Transforming growth factor beta 1 stimulates type II collagen expression in cultured periosteum-derived cells.

Chondrogenesis can occur during a bone repair process, which is related to several growth factors. Transforming growth factor beta 1 (TGF-beta 1) downregulates the expression of type II collagen by chondrocytes in vitro, but injection of TGF-beta 1 into the periosteum in vivo increases type II collagen mRNA levels and initiates chondrogenesis. We examined the effect of TGF-beta 1 on collagen gene expression in a bovine periosteum-derived cell culture system to evaluate its direct effect on the periosteum. Cultured cells expressed alkaline phosphatase and collagen pro alpha 1(I) and pro alpha 1(II) mRNAs. A low level of type II collagen synthesis was demonstrated by immunoprecipitation.
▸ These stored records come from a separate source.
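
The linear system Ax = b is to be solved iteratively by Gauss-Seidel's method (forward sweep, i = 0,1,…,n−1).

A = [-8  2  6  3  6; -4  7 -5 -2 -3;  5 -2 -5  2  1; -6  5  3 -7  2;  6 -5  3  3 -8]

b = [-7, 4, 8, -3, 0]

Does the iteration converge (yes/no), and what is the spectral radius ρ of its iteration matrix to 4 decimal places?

Write A = D+L+U with D = diag(-8, 7, -5, -7, -8).
Gauss-Seidel: T = -(D+L)⁻¹U, row 0 first, T[0,1] = -(2)/(-8) = +0.2500; later rows by forward substitution.
  T[0,:] = [+0.0000, +0.2500, +0.7500, +0.3750, +0.7500]
  T[1,:] = [+0.0000, +0.1429, +1.1429, +0.5000, +0.8571]
  T[2,:] = [+0.0000, +0.1929, +0.2929, +0.5750, +0.6071]
  T[3,:] = [+0.0000, -0.0296, +0.2990, +0.2821, +0.5153]
  T[4,:] = [+0.0000, +0.1594, +0.0702, +0.2902, +0.4477]
moduli |λ_i(T)| = 1.2899, 0.3713, 0.1788, 0.1788, 0.0000.
ρ = 1.2899; 1.2899 > 1, so it fails to converge.

no, ρ = 1.2899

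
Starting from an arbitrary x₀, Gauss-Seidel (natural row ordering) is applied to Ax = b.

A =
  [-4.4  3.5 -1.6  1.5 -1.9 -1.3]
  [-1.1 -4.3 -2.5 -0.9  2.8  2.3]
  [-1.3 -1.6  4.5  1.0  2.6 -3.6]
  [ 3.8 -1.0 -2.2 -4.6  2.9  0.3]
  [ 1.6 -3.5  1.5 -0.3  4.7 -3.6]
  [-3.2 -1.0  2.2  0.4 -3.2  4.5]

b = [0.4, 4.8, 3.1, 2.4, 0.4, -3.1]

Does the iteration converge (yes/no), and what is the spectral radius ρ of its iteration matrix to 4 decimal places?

Write A = D+L+U with D = diag(-4.4, -4.3, 4.5, -4.6, 4.7, 4.5).
GS T = -(D+L)⁻¹U: row 0 first, T[0,5] = -(-1.3)/(-4.4) = -0.2955; later rows by forward substitution.
  T[0,:] = [+0.0000, +0.7955, -0.3636, +0.3409, -0.4318, -0.2955]
  T[1,:] = [+0.0000, -0.2035, -0.4884, -0.2965, +0.7616, +0.6105]
  T[2,:] = [+0.0000, +0.1574, -0.2787, -0.2292, -0.4317, +0.9317]
  T[3,:] = [+0.0000, +0.6261, -0.0609, +0.4557, +0.3146, -0.7572]
  T[4,:] = [+0.0000, -0.4326, -0.1548, -0.2346, +0.8720, +0.9755]
  T[5,:] = [+0.0000, +0.0802, -0.3356, +0.0812, +0.6654, +0.2310]
moduli |λ_i(T)| = 1.1601, 0.4877, 0.4877, 0.3576, 0.3576, 0.0000.
ρ(T) = max|λ| = 1.1601; 1.1601 > 1, so it fails to converge.

no, ρ = 1.1601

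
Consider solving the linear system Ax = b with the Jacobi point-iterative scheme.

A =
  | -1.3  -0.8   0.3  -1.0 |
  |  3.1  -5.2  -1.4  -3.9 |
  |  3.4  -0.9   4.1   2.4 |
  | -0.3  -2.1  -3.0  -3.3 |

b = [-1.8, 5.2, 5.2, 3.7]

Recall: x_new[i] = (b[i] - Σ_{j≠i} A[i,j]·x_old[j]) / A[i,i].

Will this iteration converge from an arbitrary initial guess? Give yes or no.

no

Split A = D + L + U, D = diag(-1.3, -5.2, 4.1, -3.3).
T_J = -D⁻¹(L+U): T[2,3] = -(2.4)/(4.1) = -0.5854; T[2,2] = 0.
  T[0,:] = [+0.0000  -0.6154  +0.2308  -0.7692]
  T[1,:] = [+0.5962  +0.0000  -0.2692  -0.7500]
  T[2,:] = [-0.8293  +0.2195  +0.0000  -0.5854]
  T[3,:] = [-0.0909  -0.6364  -0.9091  +0.0000]
moduli |λ_i(T)| = 1.1898, 0.9969, 0.8725, 0.8725.
ρ(T) = max|λ| = 1.1898; 1.1898 > 1, so it fails to converge.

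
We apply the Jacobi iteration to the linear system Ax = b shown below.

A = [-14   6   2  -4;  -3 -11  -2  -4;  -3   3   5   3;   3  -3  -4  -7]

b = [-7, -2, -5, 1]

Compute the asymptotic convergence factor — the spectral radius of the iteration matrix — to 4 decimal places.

Diagonal D = diag(-14, -11, 5, -7); L, U strict lower/upper.
Jacobi T = -D⁻¹(L+U): T[3,1] = -(-3)/(-7) = -0.4286; T[3,3] = 0.
  T[0,:] = [+0.0000 +0.4286 +0.1429 -0.2857]
  T[1,:] = [-0.2727 +0.0000 -0.1818 -0.3636]
  T[2,:] = [+0.6000 -0.6000 +0.0000 -0.6000]
  T[3,:] = [+0.4286 -0.4286 -0.5714 +0.0000]
|λ(T)| sorted: 0.9264, 0.6384, 0.4693, 0.4693.
spectral radius ρ = 0.9264; 0.9264 < 1: convergent.

0.9264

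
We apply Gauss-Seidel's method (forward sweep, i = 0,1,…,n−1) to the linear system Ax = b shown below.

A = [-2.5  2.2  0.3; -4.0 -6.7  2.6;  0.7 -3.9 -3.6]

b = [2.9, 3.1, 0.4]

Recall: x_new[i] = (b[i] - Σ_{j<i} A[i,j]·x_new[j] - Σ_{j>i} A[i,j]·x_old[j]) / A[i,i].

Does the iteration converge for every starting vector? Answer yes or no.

yes

Write A = D+L+U with D = diag(-2.5, -6.7, -3.6).
Gauss-Seidel: T = -(D+L)⁻¹U, row 0 first, T[0,1] = -(2.2)/(-2.5) = +0.8800; later rows by forward substitution.
  T[0,:] = [+0.0000 +0.8800 +0.1200]
  T[1,:] = [+0.0000 -0.5254 +0.3164]
  T[2,:] = [+0.0000 +0.7403 -0.3195]
moduli |λ_i(T)| = 0.9172, 0.0724, 0.0000.
ρ(T) = max|λ| = 0.9172; 0.9172 < 1, so it converges for any x₀.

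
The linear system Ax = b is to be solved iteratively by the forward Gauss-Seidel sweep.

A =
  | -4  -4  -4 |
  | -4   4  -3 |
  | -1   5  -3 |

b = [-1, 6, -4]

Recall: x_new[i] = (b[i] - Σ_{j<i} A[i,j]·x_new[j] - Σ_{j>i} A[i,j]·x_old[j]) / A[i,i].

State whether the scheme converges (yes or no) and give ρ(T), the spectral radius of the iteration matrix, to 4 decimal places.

Split A = D + L + U, D = diag(-4, 4, -3).
T_GS = -(D+L)⁻¹U: row 0 first, T[0,1] = -(-4)/(-4) = -1.0000; later rows by forward substitution.
  T[0,:] = [+0.0000 -1.0000 -1.0000]
  T[1,:] = [+0.0000 -1.0000 -0.2500]
  T[2,:] = [+0.0000 -1.3333 -0.0833]
|eigenvalues of T|: 1.2788, 0.1955, 0.0000.
ρ(T) = max|λ| = 1.2788; 1.2788 > 1: divergent.

no, ρ = 1.2788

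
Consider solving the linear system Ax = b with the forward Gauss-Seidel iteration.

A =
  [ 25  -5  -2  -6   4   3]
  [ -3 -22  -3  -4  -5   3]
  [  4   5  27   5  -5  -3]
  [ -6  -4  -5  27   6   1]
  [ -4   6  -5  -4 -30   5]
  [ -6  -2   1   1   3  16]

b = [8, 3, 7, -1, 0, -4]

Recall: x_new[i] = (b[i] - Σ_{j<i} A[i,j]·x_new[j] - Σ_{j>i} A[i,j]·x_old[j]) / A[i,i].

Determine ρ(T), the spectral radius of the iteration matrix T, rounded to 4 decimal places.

Let D = diag(25, -22, 27, 27, -30, 16); L, U the strict triangles.
GS T = -(D+L)⁻¹U: row 0 first, T[0,3] = -(-6)/(25) = +0.2400; later rows by forward substitution.
  T[0,:] = [+0.0000 +0.2000 +0.0800 +0.2400 -0.1600 -0.1200]
  T[1,:] = [+0.0000 -0.0273 -0.1473 -0.2145 -0.2055 +0.1527]
  T[2,:] = [+0.0000 -0.0246 +0.0154 -0.1810 +0.2469 +0.1006]
  T[3,:] = [+0.0000 +0.0359 -0.0012 -0.0120 -0.2425 -0.0224]
  T[4,:] = [+0.0000 -0.0328 -0.0425 -0.0431 -0.0286 +0.1994]
  T[5,:] = [+0.0000 +0.0770 +0.0187 +0.0833 -0.0806 -0.0682]
|λ(T)| sorted: 0.2526, 0.1490, 0.1490, 0.1118, 0.1118, 0.0000.
ρ = 0.2526; 0.2526 < 1, so it converges for any x₀.

0.2526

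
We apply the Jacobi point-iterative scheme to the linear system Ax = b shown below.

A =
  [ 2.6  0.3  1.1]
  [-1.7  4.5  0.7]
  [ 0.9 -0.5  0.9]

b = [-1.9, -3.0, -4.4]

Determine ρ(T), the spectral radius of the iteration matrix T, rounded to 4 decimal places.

0.6722

Write A = D+L+U with D = diag(2.6, 4.5, 0.9).
Jacobi T = -D⁻¹(L+U): T[1,2] = -(0.7)/(4.5) = -0.1556; T[1,1] = 0.
  T[0,:] = [+0.0000 -0.1154 -0.4231]
  T[1,:] = [+0.3778 +0.0000 -0.1556]
  T[2,:] = [-1.0000 +0.5556 +0.0000]
|eigenvalues of T|: 0.6722, 0.3985, 0.3985.
ρ = 0.6722; 0.6722 < 1 ⇒ converges.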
TGF-beta 1 had no effect on periosteal cell proliferation. Expression of collagen pro alpha 1(I) mRNA did not change with TGF-beta 1 treatment, but alkaline phosphatase mRNA showed a dose-dependent decrease. Expression of collagen pro alpha 1(II) mRNA was stimulated 2.7-fold by TGF-beta 1. TGF-beta 1 also caused a 2.6-fold increase in type II collagen synthesis by immunoprecipitation. These findings indicate that TGF-beta 1 is an enhancer of the expression of the chondrocyte phenotype of the periosteal cells and suggest that TGF-beta 1 is important in initiating and promoting cartilage formation in vivo.